Kirby’s Dream Land was designed and directed by Masahiro Sakurai, who would go on to direct a few of the game’s sequels as well as the wonderful Super Smash Bros. series, the clever Nintendo DS puzzle game Meteos, and the recent Kid Icarus revival on the 3DS, Kid Icarus: Uprising. The game also featured the production talents of Satoru Iwata, long before he was president of Nintendo, and a fantastic soundtrack by Jun Ishikawa.
Today, Kirby is famous for eating monsters and stealing their abilities. In his premier platforming adventure, Kirby had not yet evolved this horrific ability. He can eat, fly, and shoot air in your face, but that’s it, outside of a couple power-ups. It’s a simple game, and it’s very, very easy.

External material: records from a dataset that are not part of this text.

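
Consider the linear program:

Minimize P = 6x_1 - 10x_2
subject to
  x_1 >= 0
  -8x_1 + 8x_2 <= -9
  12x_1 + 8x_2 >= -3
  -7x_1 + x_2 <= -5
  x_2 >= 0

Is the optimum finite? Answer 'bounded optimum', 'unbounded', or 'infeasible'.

unbounded

From the feasible point (9/8, 0), moving in the direction (8, 8) keeps every constraint satisfied while P decreases without bound.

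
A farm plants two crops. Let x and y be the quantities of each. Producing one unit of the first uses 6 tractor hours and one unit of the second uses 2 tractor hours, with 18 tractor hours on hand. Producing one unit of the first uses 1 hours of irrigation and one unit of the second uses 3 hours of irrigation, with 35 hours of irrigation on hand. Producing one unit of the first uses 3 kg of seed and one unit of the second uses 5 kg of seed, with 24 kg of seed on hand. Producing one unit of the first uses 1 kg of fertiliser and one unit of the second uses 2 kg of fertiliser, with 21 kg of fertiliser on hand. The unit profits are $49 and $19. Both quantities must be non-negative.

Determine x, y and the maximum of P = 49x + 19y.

x = 7/4, y = 15/4, maximum P = 157

Extreme points and P = 49x + 19y:
  (0, 0) → P = 0
  (0, 24/5) → P = 456/5
  (3, 0) → P = 147
  (7/4, 15/4) → P = 157

At the optimal vertex, 6x + 2y = 18 and 3x + 5y = 24.
Solving simultaneously gives x = 7/4, y = 15/4.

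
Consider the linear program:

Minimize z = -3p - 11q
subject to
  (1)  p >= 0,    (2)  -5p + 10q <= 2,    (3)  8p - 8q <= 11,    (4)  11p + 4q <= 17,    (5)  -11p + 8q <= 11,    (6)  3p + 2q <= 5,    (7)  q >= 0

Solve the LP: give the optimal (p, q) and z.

Vertices and z = -3p - 11q:
  (0, 1/5) → z = -11/5
  (0, 0) → z = 0
  (23/20, 31/40) → z = -479/40
  (3/2, 1/8) → z = -47/8
  (11/8, 0) → z = -33/8
  (7/5, 2/5) → z = -43/5

p = 23/20, q = 31/40, minimum z = -479/40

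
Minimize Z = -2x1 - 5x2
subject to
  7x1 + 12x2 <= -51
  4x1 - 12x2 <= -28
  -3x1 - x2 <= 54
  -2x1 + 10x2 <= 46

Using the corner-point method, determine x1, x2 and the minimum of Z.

x1 = -531/47, x2 = 110/47, minimum Z = 512/47

Corner points and Z = -2x1 - 5x2:
  (-79/11, -2/33) → Z = 44/3
  (-531/47, 110/47) → Z = 512/47
  (-169/10, -33/10) → Z = 503/10
  (-293/16, 15/16) → Z = 511/16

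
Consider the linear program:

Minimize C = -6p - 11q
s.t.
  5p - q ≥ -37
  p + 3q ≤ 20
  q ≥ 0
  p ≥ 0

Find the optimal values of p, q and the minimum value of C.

Corner points and C = -6p - 11q:
  (20, 0) → C = -120
  (0, 20/3) → C = -220/3
  (0, 0) → C = 0

p = 20, q = 0, minimum C = -120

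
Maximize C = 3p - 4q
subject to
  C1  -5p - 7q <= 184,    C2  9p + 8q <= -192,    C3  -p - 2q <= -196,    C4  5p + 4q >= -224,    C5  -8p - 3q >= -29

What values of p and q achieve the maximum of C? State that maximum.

Extreme points and C = 3p - 4q:
  (-976/5, 978/5) → C = -1368
  (-256, 264) → C = -1824
  (-616/3, 602/3) → C = -4256/3

The binding constraints are 9p + 8q = -192 and -p - 2q = -196.
Solving simultaneously gives p = -976/5, q = 978/5.

p = -976/5, q = 978/5, maximum C = -1368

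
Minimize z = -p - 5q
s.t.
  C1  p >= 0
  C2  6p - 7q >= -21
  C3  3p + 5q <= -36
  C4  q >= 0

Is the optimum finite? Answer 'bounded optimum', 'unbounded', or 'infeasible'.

infeasible

The boundaries p = 0 and 6p - 7q = -21 meet at (0, 3), but that point violates 3p + 5q ≤ -36. Every candidate vertex is excluded by some other constraint, so the feasible region is empty.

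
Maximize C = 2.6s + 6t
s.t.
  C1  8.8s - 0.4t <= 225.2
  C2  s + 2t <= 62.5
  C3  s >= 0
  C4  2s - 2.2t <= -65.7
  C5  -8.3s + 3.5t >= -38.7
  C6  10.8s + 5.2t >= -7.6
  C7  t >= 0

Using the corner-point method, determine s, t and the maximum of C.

s = 0, t = 31.25, maximum C = 187.5

Extreme points and C = 2.6s + 6t:
  (0, 125/4) → C = 375/2
  (61/62, 1907/62) → C = 58003/310
  (0, 657/22) → C = 1971/11

At the optimal vertex, s + 2t = 62.5 and s = 0.
Solving simultaneously gives s = 0, t = 125/4.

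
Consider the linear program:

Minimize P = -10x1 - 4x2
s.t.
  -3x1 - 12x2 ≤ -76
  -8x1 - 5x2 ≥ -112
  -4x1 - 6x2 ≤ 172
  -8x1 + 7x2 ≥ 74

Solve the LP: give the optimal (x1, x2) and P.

x1 = 69/16, x2 = 31/2, minimum P = -841/8

Corner points and P = -10x1 - 4x2:
  (-84, 82/3) → P = 2192/3
  (-356/117, 830/117) → P = 80/39
  (69/16, 31/2) → P = -841/8
The feasible region is unbounded (it extends along (-3, 2), (-5, 8)), but P strictly increases along every unbounded feasible direction, so there is no improving ray and the minimum is attained at a vertex.

The binding constraints are -8x1 - 5x2 = -112 and -8x1 + 7x2 = 74.
Solving simultaneously gives x1 = 69/16, x2 = 31/2.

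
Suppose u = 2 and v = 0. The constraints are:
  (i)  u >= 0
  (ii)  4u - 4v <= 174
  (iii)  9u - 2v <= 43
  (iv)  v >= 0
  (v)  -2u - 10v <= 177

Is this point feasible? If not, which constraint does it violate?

(i): 2 ≥ 0 ✓
(ii): 8 ≤ 174 ✓
(iii): 18 ≤ 43 ✓
(iv): 0 ≥ 0 ✓
(v): -4 ≤ 177 ✓

feasible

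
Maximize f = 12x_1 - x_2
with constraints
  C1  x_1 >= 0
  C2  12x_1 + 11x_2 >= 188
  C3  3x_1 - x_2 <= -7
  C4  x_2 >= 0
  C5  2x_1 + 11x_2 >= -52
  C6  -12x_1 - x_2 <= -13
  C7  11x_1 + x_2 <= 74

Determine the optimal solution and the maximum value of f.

x_1 = 67/14, x_2 = 299/14, maximum f = 505/14

Corner points and f = 12x_1 - x_2:
  (0, 188/11) → f = -188/11
  (0, 74) → f = -74
  (37/15, 72/5) → f = 76/5
  (67/14, 299/14) → f = 505/14

At the optimal vertex, 3x_1 - x_2 = -7 and 11x_1 + x_2 = 74.
Solving simultaneously gives x_1 = 67/14, x_2 = 299/14.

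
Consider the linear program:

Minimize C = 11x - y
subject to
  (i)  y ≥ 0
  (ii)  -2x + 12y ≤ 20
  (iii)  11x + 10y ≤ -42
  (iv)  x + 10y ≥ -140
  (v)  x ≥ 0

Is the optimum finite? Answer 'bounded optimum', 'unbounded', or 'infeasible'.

The boundaries y = 0 and -2x + 12y = 20 meet at (-10, 0), but that point violates x ≥ 0. Every candidate vertex is excluded by some other constraint, so the feasible region is empty.

infeasible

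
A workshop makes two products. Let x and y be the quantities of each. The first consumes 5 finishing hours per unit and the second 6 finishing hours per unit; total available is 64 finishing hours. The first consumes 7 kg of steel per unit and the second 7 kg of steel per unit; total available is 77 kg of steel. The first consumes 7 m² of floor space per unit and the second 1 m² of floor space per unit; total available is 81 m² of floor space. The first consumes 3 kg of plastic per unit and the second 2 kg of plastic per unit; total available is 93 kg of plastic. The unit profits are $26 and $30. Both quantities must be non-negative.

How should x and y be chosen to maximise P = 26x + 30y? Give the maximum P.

x = 2, y = 9, maximum P = 322

Extreme points and P = 26x + 30y:
  (0, 0) → P = 0
  (0, 32/3) → P = 320
  (11, 0) → P = 286
  (2, 9) → P = 322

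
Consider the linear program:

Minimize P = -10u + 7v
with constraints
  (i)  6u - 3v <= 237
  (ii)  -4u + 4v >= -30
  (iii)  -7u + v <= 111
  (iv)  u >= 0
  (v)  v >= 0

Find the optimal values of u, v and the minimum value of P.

u = 143/2, v = 64, minimum P = -267

Corner points and P = -10u + 7v:
  (143/2, 64) → P = -267
  (15/2, 0) → P = -75
  (0, 111) → P = 777
  (0, 0) → P = 0
The feasible region is unbounded (it extends along (1, 7), (1, 2)), but P strictly increases along every unbounded feasible direction, so there is no improving ray and the minimum is attained at a vertex.

The optimum lies where 6u - 3v = 237 and -4u + 4v = -30.
Solving simultaneously gives u = 143/2, v = 64.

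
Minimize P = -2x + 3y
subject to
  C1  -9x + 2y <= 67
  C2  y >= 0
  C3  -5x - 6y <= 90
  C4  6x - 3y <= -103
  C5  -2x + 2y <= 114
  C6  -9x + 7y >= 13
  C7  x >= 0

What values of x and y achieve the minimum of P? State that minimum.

Feasible corners and P = -2x + 3y:
  (1/3, 35) → P = 313/3
  (47/7, 446/7) → P = 1244/7
  (68/3, 239/3) → P = 581/3

x = 1/3, y = 35, minimum P = 313/3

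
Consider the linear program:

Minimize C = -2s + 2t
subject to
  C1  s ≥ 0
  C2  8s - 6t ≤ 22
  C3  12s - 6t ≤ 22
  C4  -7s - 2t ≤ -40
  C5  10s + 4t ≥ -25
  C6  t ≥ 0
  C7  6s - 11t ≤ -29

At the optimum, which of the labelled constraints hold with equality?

C3 and C7

Corner points and C = -2s + 2t:
  (0, 20) → C = 40
  (13/3, 5) → C = 4/3
  (382/89, 443/89) → C = 122/89
The feasible region is unbounded (it extends along (0, 1), (1, 2)), but C strictly increases along every unbounded feasible direction, so there is no improving ray and the minimum is attained at a vertex.

The minimum is at (13/3, 5). Substituting into each constraint, equality holds for C3 and C7; the remaining constraints have slack.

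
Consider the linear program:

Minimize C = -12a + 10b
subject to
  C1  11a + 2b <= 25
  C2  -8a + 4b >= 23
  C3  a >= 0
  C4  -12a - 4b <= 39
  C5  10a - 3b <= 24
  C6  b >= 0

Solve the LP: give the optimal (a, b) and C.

a = 0, b = 23/4, minimum C = 115/2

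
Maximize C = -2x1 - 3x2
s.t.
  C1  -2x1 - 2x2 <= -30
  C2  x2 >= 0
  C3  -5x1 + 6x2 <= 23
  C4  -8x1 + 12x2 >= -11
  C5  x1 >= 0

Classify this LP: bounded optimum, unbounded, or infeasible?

Corner points and C = -2x1 - 3x2:
  (67/11, 98/11) → C = -428/11
  (191/20, 109/20) → C = -709/20
The feasible region has finitely many vertices and no improving ray; the maximum is -709/20 at (191/20, 109/20).

bounded optimum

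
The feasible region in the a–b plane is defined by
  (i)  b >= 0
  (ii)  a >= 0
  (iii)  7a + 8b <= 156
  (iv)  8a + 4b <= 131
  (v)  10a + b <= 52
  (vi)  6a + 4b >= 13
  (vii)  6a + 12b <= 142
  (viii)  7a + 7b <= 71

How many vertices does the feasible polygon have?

5

Intersecting each pair of boundary lines and keeping only the points that satisfy every inequality leaves:
  (26/5, 0)
  (13/6, 0)
  (0, 13/4)
  (0, 71/7)
  (293/63, 346/63)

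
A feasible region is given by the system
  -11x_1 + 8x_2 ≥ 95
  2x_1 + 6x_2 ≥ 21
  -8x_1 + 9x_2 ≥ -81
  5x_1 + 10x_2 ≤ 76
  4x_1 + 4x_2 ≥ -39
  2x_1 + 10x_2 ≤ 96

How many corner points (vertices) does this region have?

Pairwise boundary intersections that survive every other constraint:
  (-201/41, 421/82)
  (-57/25, 437/50)
  (-159/8, 81/8)
  (-20/3, 164/15)
  (-387/16, 231/16)

5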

Dream Land is a straightforward platformer with four stages followed by a boss rush and a final battle with the gluttonous penguin-duck King Dedede, one of my all time favorite bumbling idiot villains. The ability to fly trivializes almost every section of the game, but even if you don’t abuse flight, the game is still really easy. You can finish this one in under a half hour and if you’ve played enough games you probably won’t see a game over screen.
The question is: Does it matter? Honestly, the game is still very fun, and the 30 minutes it lasts are great. There’s enough variety between platforming, boss fights, and the random side-scrolling shooter stage that it never gets dull. An easy game is only bad if it’s boring. Kirby mixes up gameplay and environment enough to stay fresh for its whole brief run, and it doesn’t overstay its welcome. If you played 10 hours of a game like this, it would get extremely dull. HAL was smart to keep this game tight and concise.
The graphics are nicely designed, well animated, and feature a ton of personality. Lolo and Lala from The Adventures of Lolo show up and cause trouble. King Dedede falls down a lot. Kirby gets huge and steals a castle. It’s one of the most well drawn Game Boy titles, and it still looks good today. The soundtrack is among my favorite in the Game Boy’s library, with the Castle Dedede theme being a standout.
It’s a very easy game, but Dream Land set the cornerstone for what would become a star franchise. It’s not the best in the series, with both Kirby’s Dream Land 2 and Kirby’s Adventure soon topping it, but it’s still a wonderful, loveable time that’s worth playing even today.